Et si, en pleine crise mondiale, l’Afrique nous surprenait encore ? Malgré les disparités entre régions, plusieurs singularités économiques sont partagées par de nombreux pays, bien plus que sur les autres continents : foisonnement du petit entrepreneuriat, informalité massive du travail, explosion démographique de la jeunesse, importance du secteur agricole.
C’est justement cet ensemble de singularités qui permet aujourd’hui à l’Afrique, que de nombreux observateurs estimaient si « mal partie » à la fin du XXe siècle, d’entrevoir un avenir optimiste. Et ce, précisément à l’heure où la planète fait face à la plus grande crise sanitaire et économique que le monde moderne ait eu à subir.
Concernant le Covid-19, rien n’est encore joué. Mais les africains ont su résister à un choc sans précédent. Et même si la chute de l’activité économique du continent (-2,6%) marque une rupture avec la croissance des années précédentes, elle est bien moins lourde que celle observée à l’échelle mondiale (-4,4%).
Les questions soulevées nous projettent vers l’avenir.
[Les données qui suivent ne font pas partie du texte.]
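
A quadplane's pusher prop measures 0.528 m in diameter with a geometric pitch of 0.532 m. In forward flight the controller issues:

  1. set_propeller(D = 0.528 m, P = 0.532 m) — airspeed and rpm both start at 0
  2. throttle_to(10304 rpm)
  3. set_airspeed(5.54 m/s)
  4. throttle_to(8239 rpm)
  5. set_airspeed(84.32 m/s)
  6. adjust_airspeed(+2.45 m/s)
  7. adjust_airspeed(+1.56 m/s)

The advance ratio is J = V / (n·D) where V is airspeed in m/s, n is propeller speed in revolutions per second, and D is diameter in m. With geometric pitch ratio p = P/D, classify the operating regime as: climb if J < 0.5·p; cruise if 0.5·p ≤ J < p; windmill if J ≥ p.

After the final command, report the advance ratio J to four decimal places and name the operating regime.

set_propeller: D = 0.528 m, P = 0.532 m (p = P/D = 1.007576); state ← (V=0, rpm=0)
throttle_to(10304): rpm ← 10304
set_airspeed(5.54): V ← 5.54 m/s
throttle_to(8239): rpm ← 8239
set_airspeed(84.32): V ← 84.32 m/s
adjust_airspeed(+2.45): V ← 84.32 +2.45 = 86.77 m/s
adjust_airspeed(+1.56): V ← 86.77 +1.56 = 88.33 m/s
final state: V = 88.33 m/s, rpm = 8239 → n = rpm/60 = 137.316667 rev/s
J = V / (n·D) = 88.33 / (137.316667 × 0.528) = 1.218291
regime bands: climb J<0.5038 | cruise [0.5038, 1.0076) | windmill J≥1.0076
J = 1.2183 → windmill

J = 1.2183, regime = windmill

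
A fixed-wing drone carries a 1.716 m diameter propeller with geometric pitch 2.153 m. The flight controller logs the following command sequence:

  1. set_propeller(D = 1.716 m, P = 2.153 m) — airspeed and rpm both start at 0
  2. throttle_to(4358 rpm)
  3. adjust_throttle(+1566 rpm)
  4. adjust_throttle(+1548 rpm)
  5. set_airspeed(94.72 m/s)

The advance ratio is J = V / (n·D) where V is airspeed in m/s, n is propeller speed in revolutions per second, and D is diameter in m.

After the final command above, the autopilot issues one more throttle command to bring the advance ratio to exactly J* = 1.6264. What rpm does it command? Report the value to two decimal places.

set_propeller: D = 1.716 m, P = 2.153 m (p = P/D = 1.254662); state ← (V=0, rpm=0)
throttle_to(4358): rpm ← 4358
adjust_throttle(+1566): rpm ← 4358 +1566 = 5924
adjust_throttle(+1548): rpm ← 5924 +1548 = 7472
set_airspeed(94.72): V ← 94.72 m/s
final state: V = 94.72 m/s, rpm = 7472 → n = rpm/60 = 124.533333 rev/s
target J* = 1.6264; solve J* = V/(n·D) for n: n = V/(J*·D) = 94.72/(1.6264 × 1.716) = 33.938844 rev/s
rpm = 60·n = 2036.330615

rpm = 2036.33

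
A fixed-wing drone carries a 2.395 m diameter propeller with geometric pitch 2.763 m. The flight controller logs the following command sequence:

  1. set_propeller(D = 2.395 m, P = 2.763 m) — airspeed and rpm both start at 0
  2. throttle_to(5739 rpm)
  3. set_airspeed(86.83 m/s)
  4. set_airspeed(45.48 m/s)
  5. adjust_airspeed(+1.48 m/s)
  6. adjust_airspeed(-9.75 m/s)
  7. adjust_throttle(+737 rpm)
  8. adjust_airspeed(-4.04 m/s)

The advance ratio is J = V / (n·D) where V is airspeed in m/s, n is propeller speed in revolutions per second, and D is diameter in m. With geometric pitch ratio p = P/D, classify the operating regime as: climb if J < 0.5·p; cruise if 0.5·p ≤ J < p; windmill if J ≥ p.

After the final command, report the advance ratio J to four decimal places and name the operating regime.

J = 0.1283, regime = climb

set_propeller: D = 2.395 m, P = 2.763 m (p = P/D = 1.153653); state ← (V=0, rpm=0)
throttle_to(5739): rpm ← 5739
set_airspeed(86.83): V ← 86.83 m/s
set_airspeed(45.48): V ← 45.48 m/s
adjust_airspeed(+1.48): V ← 45.48 +1.48 = 46.96 m/s
adjust_airspeed(-9.75): V ← 46.96 -9.75 = 37.21 m/s
adjust_throttle(+737): rpm ← 5739 +737 = 6476
adjust_airspeed(-4.04): V ← 37.21 -4.04 = 33.17 m/s
final state: V = 33.17 m/s, rpm = 6476 → n = rpm/60 = 107.933333 rev/s
J = V / (n·D) = 33.17 / (107.933333 × 2.395) = 0.128317
regime bands: climb J<0.5768 | cruise [0.5768, 1.1537) | windmill J≥1.1537
J = 0.1283 → climb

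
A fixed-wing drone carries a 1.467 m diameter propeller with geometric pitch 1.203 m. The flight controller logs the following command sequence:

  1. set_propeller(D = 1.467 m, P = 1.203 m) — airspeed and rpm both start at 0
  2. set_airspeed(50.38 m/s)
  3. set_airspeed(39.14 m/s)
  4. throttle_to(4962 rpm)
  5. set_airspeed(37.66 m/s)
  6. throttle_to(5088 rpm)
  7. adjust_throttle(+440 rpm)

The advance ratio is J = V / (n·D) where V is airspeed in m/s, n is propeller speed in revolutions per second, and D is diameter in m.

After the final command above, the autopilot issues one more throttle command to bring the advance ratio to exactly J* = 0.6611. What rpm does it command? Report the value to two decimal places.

set_propeller: D = 1.467 m, P = 1.203 m (p = P/D = 0.820041); state ← (V=0, rpm=0)
set_airspeed(50.38): V ← 50.38 m/s
set_airspeed(39.14): V ← 39.14 m/s
throttle_to(4962): rpm ← 4962
set_airspeed(37.66): V ← 37.66 m/s
throttle_to(5088): rpm ← 5088
adjust_throttle(+440): rpm ← 5088 +440 = 5528
final state: V = 37.66 m/s, rpm = 5528 → n = rpm/60 = 92.133333 rev/s
target J* = 0.6611; solve J* = V/(n·D) for n: n = V/(J*·D) = 37.66/(0.6611 × 1.467) = 38.831400 rev/s
rpm = 60·n = 2329.883979

rpm = 2329.88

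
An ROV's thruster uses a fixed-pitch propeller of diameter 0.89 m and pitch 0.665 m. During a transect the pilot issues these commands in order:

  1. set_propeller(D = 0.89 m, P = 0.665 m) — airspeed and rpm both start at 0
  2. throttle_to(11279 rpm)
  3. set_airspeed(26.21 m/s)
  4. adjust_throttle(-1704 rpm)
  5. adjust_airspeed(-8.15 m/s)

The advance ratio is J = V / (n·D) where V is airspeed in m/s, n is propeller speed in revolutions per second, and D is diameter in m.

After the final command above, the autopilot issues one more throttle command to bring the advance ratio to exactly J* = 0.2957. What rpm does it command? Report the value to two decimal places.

rpm = 4117.44

set_propeller: D = 0.89 m, P = 0.665 m (p = P/D = 0.747191); state ← (V=0, rpm=0)
throttle_to(11279): rpm ← 11279
set_airspeed(26.21): V ← 26.21 m/s
adjust_throttle(-1704): rpm ← 11279 -1704 = 9575
adjust_airspeed(-8.15): V ← 26.21 -8.15 = 18.06 m/s
final state: V = 18.06 m/s, rpm = 9575 → n = rpm/60 = 159.583333 rev/s
target J* = 0.2957; solve J* = V/(n·D) for n: n = V/(J*·D) = 18.06/(0.2957 × 0.89) = 68.624061 rev/s
rpm = 60·n = 4117.443659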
Car les choix, à l’échelle des Etats et du continent, se font aujourd’hui et ils sont cruciaux. Pour développer le secteur privé, faut-il dépasser les seules réformes de l’environnement des affaires ? Comment répondre aux aspirations d’une population particulièrement jeune arrivant sur le marché du travail ? Alors qu’il est le premier pourvoyeur d’emplois dans la région, comment le secteur agricole en Afrique de l’Ouest doit-il se réinventer pour concilier deux objectifs fondamentaux ; obtenir de meilleurs rendements et préserver la biodiversité et l’environnement ? Enfin, à l’heure ou l’Eco succède au franc CFA, quel choix pour les régimes de change : vers plus ou moins de flexibilité, au risque de malmener la stabilité monétaire si prisée par les banques centrales ?
Ain de balayer la première et probablement la plus prégnante des idées reçues – la pauvreté -, je rappelle qu’entre 2000 et 2018, le taux de croissance annuel moyen du produit intérieur brut (PIB) des pays d’Afrique a atteint près de 7,2%.
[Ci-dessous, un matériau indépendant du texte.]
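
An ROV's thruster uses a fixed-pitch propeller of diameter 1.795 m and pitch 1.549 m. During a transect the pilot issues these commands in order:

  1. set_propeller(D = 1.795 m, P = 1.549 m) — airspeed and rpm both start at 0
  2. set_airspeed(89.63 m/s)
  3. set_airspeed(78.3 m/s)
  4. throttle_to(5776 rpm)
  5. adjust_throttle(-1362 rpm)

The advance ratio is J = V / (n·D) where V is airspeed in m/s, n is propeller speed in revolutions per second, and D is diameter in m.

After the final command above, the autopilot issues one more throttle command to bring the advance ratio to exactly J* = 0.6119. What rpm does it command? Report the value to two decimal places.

rpm = 4277.28

set_propeller: D = 1.795 m, P = 1.549 m (p = P/D = 0.862953); state ← (V=0, rpm=0)
set_airspeed(89.63): V ← 89.63 m/s
set_airspeed(78.3): V ← 78.3 m/s
throttle_to(5776): rpm ← 5776
adjust_throttle(-1362): rpm ← 5776 -1362 = 4414
final state: V = 78.3 m/s, rpm = 4414 → n = rpm/60 = 73.566667 rev/s
target J* = 0.6119; solve J* = V/(n·D) for n: n = V/(J*·D) = 78.3/(0.6119 × 1.795) = 71.288070 rev/s
rpm = 60·n = 4277.284189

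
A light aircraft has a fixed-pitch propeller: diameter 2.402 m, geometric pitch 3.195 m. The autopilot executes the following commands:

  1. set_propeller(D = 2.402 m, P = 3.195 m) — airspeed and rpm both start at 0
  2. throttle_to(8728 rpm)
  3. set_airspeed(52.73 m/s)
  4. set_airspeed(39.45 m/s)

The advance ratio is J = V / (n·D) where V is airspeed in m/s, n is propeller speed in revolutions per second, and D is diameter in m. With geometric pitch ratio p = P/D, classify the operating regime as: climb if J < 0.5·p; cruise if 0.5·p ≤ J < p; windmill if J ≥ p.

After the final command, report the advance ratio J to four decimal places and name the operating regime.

set_propeller: D = 2.402 m, P = 3.195 m (p = P/D = 1.330142); state ← (V=0, rpm=0)
throttle_to(8728): rpm ← 8728
set_airspeed(52.73): V ← 52.73 m/s
set_airspeed(39.45): V ← 39.45 m/s
final state: V = 39.45 m/s, rpm = 8728 → n = rpm/60 = 145.466667 rev/s
J = V / (n·D) = 39.45 / (145.466667 × 2.402) = 0.112904
regime bands: climb J<0.6651 | cruise [0.6651, 1.3301) | windmill J≥1.3301
J = 0.1129 → climb

J = 0.1129, regime = climb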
Et ce qu’on appelle le « taux de pauvreté » (soit le fait de vivre avec moins de 1,90 dollar par jour), bien qu’encore élevé (37,9% de la population), a diminué de plus de 9 points. De facto, la vision qu’ont nombre de grandes entreprises et d’investisseurs internationaux évolue. Pour beaucoup, l’Afrique est désormais envisagée comme une terre d’opportunités.
Et une terre qui ne manque pas de bras, c’est une des particularités de l’économie africaine : la jeunesse de sa population – et son nombre. Un seul chiffre à retenir : en 2070, un jeune sur deux dans le monde sera africain. Or, l’intégration de cette jeunesse sur le marché du travail est un défi d’ampleur : il faudra lui fournir beaucoup plus d’emplois qu’aujourd’hui. De surcroit, ces générations seront de plus en plus éduquées. Prenons par exemple la proportion de la population en âge d’aller au primaire : elle a crû de 59 % à 79 % ces dernières années – notamment grâce aux investissements réalisés dans le cadre des Objectifs du millénaire pour le développement (OMD) et de l’Education pour tous (EPT).
Une autre singularité de l’économie africaine réside dans la part prépondérante qu’y occupe l’agriculture. Nul autre continent n’emploie autant d’êtres humains dans ce secteur : 54 % en Afrique subsaharienne. Là encore, il serait tentant de croire que la croissance devrait passer par un basculement vers un monde de service et d’industrie. Or, plusieurs études démontrent le contraire, chiffres à l’appui : en substance, pour réduire la pauvreté, la croissance de l’agriculture serait trois fois plus efficace que la croissance de l’industrie.